Секо стояла и махала вслед, пока постепенно уменьшающийся силуэт Кона растворялся в ночи.

Мы проследили, чтоб Какие и Кашибе успели на последний поезд, и направились домой. Улицы наполнили группки людей, вышедших из метро и спешивших домой.

По пути мы миновали несколько круглосуточных супермаркетов. Мы шли мимо — а их скользящие двери открывались и закрывались, запах одэна  и пельменей по-китайски выплывал из залитых светом помещений на улицы.

— Кон — глупенький, — рассмеялась Секо. — Думает, в наше время еще существуют лавки, торгующие тофу!

— Ага, — согласился я.

О чем он вообще думал, пропуская последний поезд в город? Я представить себе не мог, чтоб он, вечно сидящий на мели студент, стал вдруг ловить такси!

— На вот. — Секо протянула мне свое мороженое.

— Не хочешь больше?

— Предлагаю поделиться с тобой, — сказала Секо.

Голосок у нее был обиженный. Наверное, у нее просто руки замерзли от слишком долгого держания картонки.

— Спасибо. — Я взял у нее коробку.

Секо засунула руки в карманы юбки и принялась, захлебываясь от восторга, делиться впечатлениями дня.

— Они такие все славные, — сказала она. — Особенно Кон. И ты знаешь, что меня поразило? Они совершенно не женственные, а ведь должны бы быть, раз они — геи.

Секо, похоже, считала, что геи, все до единого, должны жеманничать как участницы конкурса красоты.

— А доктор Какие, — продолжала она, — странный он немножко, да?

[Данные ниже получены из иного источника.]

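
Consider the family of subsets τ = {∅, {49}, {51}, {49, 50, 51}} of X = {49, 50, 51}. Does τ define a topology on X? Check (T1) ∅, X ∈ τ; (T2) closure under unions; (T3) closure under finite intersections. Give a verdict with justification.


τ is NOT a topology on X.

Axiom (T1): ∅ ∈ τ? Yes; X ∈ τ? Yes.
Axiom (T2/T3): check pairwise unions and intersections of members of τ.
Counterexample for (T2): {49} ∪ {51} = {49, 51} ∉ τ. Therefore τ is NOT a topology.


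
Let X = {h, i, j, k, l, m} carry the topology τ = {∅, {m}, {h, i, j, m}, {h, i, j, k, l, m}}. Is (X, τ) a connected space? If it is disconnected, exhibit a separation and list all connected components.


(X, τ) is connected.

Find clopen sets (U ∈ τ with X ∖ U ∈ τ):
  U = ∅, X ∖ U = {h, i, j, k, l, m} — both open, so U is clopen.
  U = {h, i, j, k, l, m}, X ∖ U = ∅ — both open, so U is clopen.
Only trivial clopens (∅ and X) exist, so (X, τ) is connected.
Compute connected components by grouping points that agree on all clopens:
  component: {h, i, j, k, l, m}


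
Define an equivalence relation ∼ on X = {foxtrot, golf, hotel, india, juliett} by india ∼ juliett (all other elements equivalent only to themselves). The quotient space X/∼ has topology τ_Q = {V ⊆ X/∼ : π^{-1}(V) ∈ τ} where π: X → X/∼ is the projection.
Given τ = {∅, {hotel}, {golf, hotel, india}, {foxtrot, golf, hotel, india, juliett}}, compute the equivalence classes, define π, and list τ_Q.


X/∼ = {[foxtrot], [golf], [hotel], [india=juliett]}; |τ_Q| = 3.

Equivalence classes: [foxtrot], [golf], [hotel], [india=juliett].
Quotient map π: X → X/∼ sends foxtrot ↦ [foxtrot], golf ↦ [golf], hotel ↦ [hotel], india ↦ [india=juliett], juliett ↦ [india=juliett].
For each subset V ⊆ X/∼, compute π^{-1}(V) ⊆ X and check whether π^{-1}(V) ∈ τ. V is open in τ_Q iff π^{-1}(V) ∈ τ.
  V = {}: π^{-1}(V) = ∅ ∈ τ ✓.
  V = {[foxtrot]}: π^{-1}(V) = {foxtrot} ∉ τ ✗.
  V = {[golf]}: π^{-1}(V) = {golf} ∉ τ ✗.
  V = {[foxtrot], [golf]}: π^{-1}(V) = {foxtrot, golf} ∉ τ ✗.
  V = {[hotel]}: π^{-1}(V) = {hotel} ∈ τ ✓.
  V = {[foxtrot], [hotel]}: π^{-1}(V) = {foxtrot, hotel} ∉ τ ✗.
  V = {[golf], [hotel]}: π^{-1}(V) = {golf, hotel} ∉ τ ✗.
  V = {[foxtrot], [golf], [hotel]}: π^{-1}(V) = {foxtrot, golf, hotel} ∉ τ ✗.
  V = {[india=juliett]}: π^{-1}(V) = {india, juliett} ∉ τ ✗.
  V = {[foxtrot], [india=juliett]}: π^{-1}(V) = {foxtrot, india, juliett} ∉ τ ✗.
  V = {[golf], [india=juliett]}: π^{-1}(V) = {golf, india, juliett} ∉ τ ✗.
  V = {[foxtrot], [golf], [india=juliett]}: π^{-1}(V) = {foxtrot, golf, india, juliett} ∉ τ ✗.
  V = {[hotel], [india=juliett]}: π^{-1}(V) = {hotel, india, juliett} ∉ τ ✗.
  V = {[foxtrot], [hotel], [india=juliett]}: π^{-1}(V) = {foxtrot, hotel, india, juliett} ∉ τ ✗.
  V = {[golf], [hotel], [india=juliett]}: π^{-1}(V) = {golf, hotel, india, juliett} ∉ τ ✗.
  V = {[foxtrot], [golf], [hotel], [india=juliett]}: π^{-1}(V) = {foxtrot, golf, hotel, india, juliett} ∈ τ ✓.
Open sets in the quotient: τ_Q = {{}, {[hotel]}, {[foxtrot], [golf], [hotel], [india=juliett]}} (3 elements).


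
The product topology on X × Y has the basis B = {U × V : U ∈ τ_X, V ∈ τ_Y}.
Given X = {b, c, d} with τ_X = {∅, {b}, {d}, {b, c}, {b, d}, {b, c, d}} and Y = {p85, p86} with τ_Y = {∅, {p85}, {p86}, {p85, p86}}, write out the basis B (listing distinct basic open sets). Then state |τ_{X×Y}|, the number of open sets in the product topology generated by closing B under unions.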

Ногти обкусывает прямо до мяса. А доктор Кашибе, — Секо чуть прищурилась, — знаешь, на кого похож, по-моему? На бодхисаттву Каннон .

Я понятия не имел, что она хочет сказать столь странным сравнением, и уже собирался попросить объяснить подробнее, но внезапно она вцепилась в мою руку.

— Смотри!!!

Я проследил за ее взглядом. Большой дом. Тяжелые, мрачные ворота. Прямо за ними, в лужице света фонаря, — собачья конура. А из конуры торчат две ноги, затянутых в джинсы! Я сразу понял, чьи именно…

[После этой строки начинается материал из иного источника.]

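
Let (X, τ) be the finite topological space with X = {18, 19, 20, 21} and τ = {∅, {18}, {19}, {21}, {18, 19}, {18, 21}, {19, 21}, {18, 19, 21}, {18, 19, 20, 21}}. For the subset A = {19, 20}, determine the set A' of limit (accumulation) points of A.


A' = {20}

For each x ∈ X, list the open sets U ∈ τ with x ∈ U, then check whether U ∩ (A ∖ {x}) ≠ ∅ for every such U.
  x = 18: open {18} ∋ x has {18} ∩ (A ∖ {18}) = ∅, so x is NOT a limit point.
  x = 19: open {19} ∋ x has {19} ∩ (A ∖ {19}) = ∅, so x is NOT a limit point.
  x = 20: opens ∋ x are {18, 19, 20, 21}; each meets A ∖ {20}, so x IS a limit point.
  x = 21: open {21} ∋ x has {21} ∩ (A ∖ {21}) = ∅, so x is NOT a limit point.
Collecting: A' = {20}.


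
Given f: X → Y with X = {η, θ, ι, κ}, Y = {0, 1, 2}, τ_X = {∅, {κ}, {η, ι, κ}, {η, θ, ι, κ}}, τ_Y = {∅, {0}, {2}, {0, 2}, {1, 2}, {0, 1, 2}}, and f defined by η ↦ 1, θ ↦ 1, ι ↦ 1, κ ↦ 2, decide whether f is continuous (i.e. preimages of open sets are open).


f IS continuous.

Compute f^{-1}(U) for each U ∈ τ_Y:
  U = ∅: f^{-1}(U) = ∅ ∈ τ_X ✓.
  U = {0}: f^{-1}(U) = ∅ ∈ τ_X ✓.
  U = {2}: f^{-1}(U) = {κ} ∈ τ_X ✓.
  U = {0, 2}: f^{-1}(U) = {κ} ∈ τ_X ✓.
  U = {1, 2}: f^{-1}(U) = {η, θ, ι, κ} ∈ τ_X ✓.
  U = {0, 1, 2}: f^{-1}(U) = {η, θ, ι, κ} ∈ τ_X ✓.
Every preimage lies in τ_X, so f IS continuous.


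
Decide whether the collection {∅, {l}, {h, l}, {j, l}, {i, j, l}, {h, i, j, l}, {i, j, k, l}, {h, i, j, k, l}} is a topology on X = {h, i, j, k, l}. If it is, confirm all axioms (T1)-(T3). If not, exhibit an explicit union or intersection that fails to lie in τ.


τ is NOT a topology on X.

Axiom (T1): ∅ ∈ τ? Yes; X ∈ τ? Yes.
Axiom (T2/T3): check pairwise unions and intersections of members of τ.
Counterexample for (T2): {h, l} ∪ {j, l} = {h, j, l} ∉ τ. Therefore τ is NOT a topology.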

— Кон! — заорали мы в ворота.

Собака в конуре заворчала. Ноги выползли наружу, за ними высунулась спина Кона, потом плечи и наконец голова.

— А я-то уж, считай, его уболтал, — сказал он. — А потом появляетесь вы, ребятки, и снова его тормошите!

— Ты что там делал?!

Вслед за Коном из конуры выбежала собака. Она рвала цепь и лаяла как бешеная. Кон легко перепрыгнул через ворота и приземлился прямо перед нами.

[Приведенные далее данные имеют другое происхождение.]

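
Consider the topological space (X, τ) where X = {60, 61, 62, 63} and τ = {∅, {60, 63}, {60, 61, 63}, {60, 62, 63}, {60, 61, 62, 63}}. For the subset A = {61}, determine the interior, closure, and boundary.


int(A) = ∅, cl(A) = {61}, ∂A = {61}.

Closed sets in (X, τ) are complements of opens:
  closed(X, τ) = {∅, {61}, {62}, {61, 62}, {60, 61, 62, 63}}.
int(A) = ⋃ {U ∈ τ : U ⊆ A}. Opens contained in A: ∅.
Taking the union of these: int(A) = ∅.
cl(A) = ⋂ {C closed : A ⊆ C}. Closed sets containing A: {61}, {61, 62}, {60, 61, 62, 63}.
Intersecting these: cl(A) = {61}.
∂A = cl(A) ∖ int(A) = {61} ∖ ∅ = {61}.


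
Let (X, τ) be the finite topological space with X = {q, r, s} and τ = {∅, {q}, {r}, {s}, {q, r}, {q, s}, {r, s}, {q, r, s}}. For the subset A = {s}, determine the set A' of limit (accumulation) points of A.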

— Я прямо грабителем каким-то себя чувствую или вором, — сообщил он.

Собака все еще оглашала воздух истерическим лаем и отчаянно пыталась подобраться поближе, чтоб ухватить кого-нибудь из нас зубами. В любую секунду из дома мог выскочить хозяин, решивший установить причину шума и гама. Мы пустились наутек — совсем как настоящие воры! При этом в правой руке я все еще сжимал картонку с мороженым, а левой стискивал руку Секо. Мы бежали — и я чувствовал, как возвращается исчезнувшее легкое, несерьезное настроение. Остановились мы, только когда даже лая собачьего вдали слышно уже не стало. Я взглянул на пытающуюся кое-как перевести дыхание Секо и заметил, что правой ручкой она вцепилась в левую Кона. Кон посмотрел на меня и лихо подмигнул.

— Муцуки, мороженое! — еле выдохнула Секо. Я протянул ей смятый контейнер. Мороженое растаяло, размякло, растеклось. — На коктейль из «Макдоналдса» похоже, — сказала Секо.

— Какого дьявола все это означало? — вновь решил я расспросить Кона. — Ты, случайно, не к этому приятелю собирался?

— Дебил, — сказал он. — Я столько с ним договаривался. Старался уговорить пустить меня переночевать. И знаешь что? Оказывается, этот пес — тоже гей, представь себе!

— Правда? — спросила изумленная Секо.

Кон серьезно кивнул.

— Кон! — воскликнул я, но он только снова подмигнул.

Звучит анекдотически, но в итоге мы втроем ночевали все вместе, на полу. Сначала Секо настаивала — она, мол, ляжет на диване, а «голубки» пускай располагаются в спальне. Я, естественно, незамедлительно отверг это предложение, но Кон — это Кон, и он, в типичной своей манере, постарался усугубить ситуацию пожатием плеч и небрежным заявлением, что ему совершенно без разницы, где и с кем спать. Так что в конце концов мы пришли к компромиссу и решили лечь вместе на полу в гостиной.

— Мы прямо как школьники в походе, — сказала Секо. — В любом случае интересная перемена. Даже забавно.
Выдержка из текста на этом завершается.